Cape Town ? Smallholder agriculture has potential not only to alleviate poverty in South Africa, but to spur general economic growth, a major conference on combating poverty and inequality has heard.
Given that South Africa's growth is lagging behind that of many smaller African economies, the potential of small farmers to help turn the country around has been a recurring theme in most sessions of the conference.
"While the place of agriculture and its contribution to the gross domestic product has declined over time, it remains an important sector of industry," said Mazibuko Jarra of the University of Cape Town's Law, Race and Gender Unit.
Independent researcher, Stephen Greenberg, added that agriculture and land reform are closely linked and that the lack of access to land has "decimated" small-scale agriculture in South Africa. This impacts on food security as people in rural areas rely on subsistence farming in the absence of economic alternatives.
Land reform, aimed at achieving the transfer of land from white to black farmers, has been a slow and expensive process in South Africa.
Ruth Hall of the Institute for Poverty, Land and Agrarian Studies (PLAAS), noted that the government's land reform policy was based on a "willing buyer, willing seller" principle, because it was perceived to be quicker and relatively cost effective.
Jarra said that while many commercial farmers are now willing to sell due to the economic climate, prices determined by the market are unreasonable. He argued for a re-examination of land expropriation within the context of the country's Constitution.
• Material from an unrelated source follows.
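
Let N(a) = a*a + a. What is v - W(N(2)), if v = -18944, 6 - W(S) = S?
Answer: -18944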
Greenberg echoed Ben Cousins, also of PLAAS, when drawing a distinction between ownership of and access to land by leasing for example.
Access to credit is a major stumbling block to small-scale farmers.
Greenberg noted that only three percent of the government-backed Land Bank's loan book goes to small farming operations, since policy and support focuses on large scale and corporate agriculture.
"Small scale and decentralised agro-processing is needed in South Africa but this is not possible without state intervention and a break with big industrial agriculture." Jarra added.
The large number of sessions addressing the interlinked issues of access to land, farming and agrarian reform is indicative of the complex and emotive nature of the debates at the conference.
The conference is entitled "Carnegie III: Strategies to Overcome Poverty and Inequality". Two earlier conferences and research programmes, looking at similar issues in the 1930 and 1980s, were funded by the Carnegie Corporation of New York.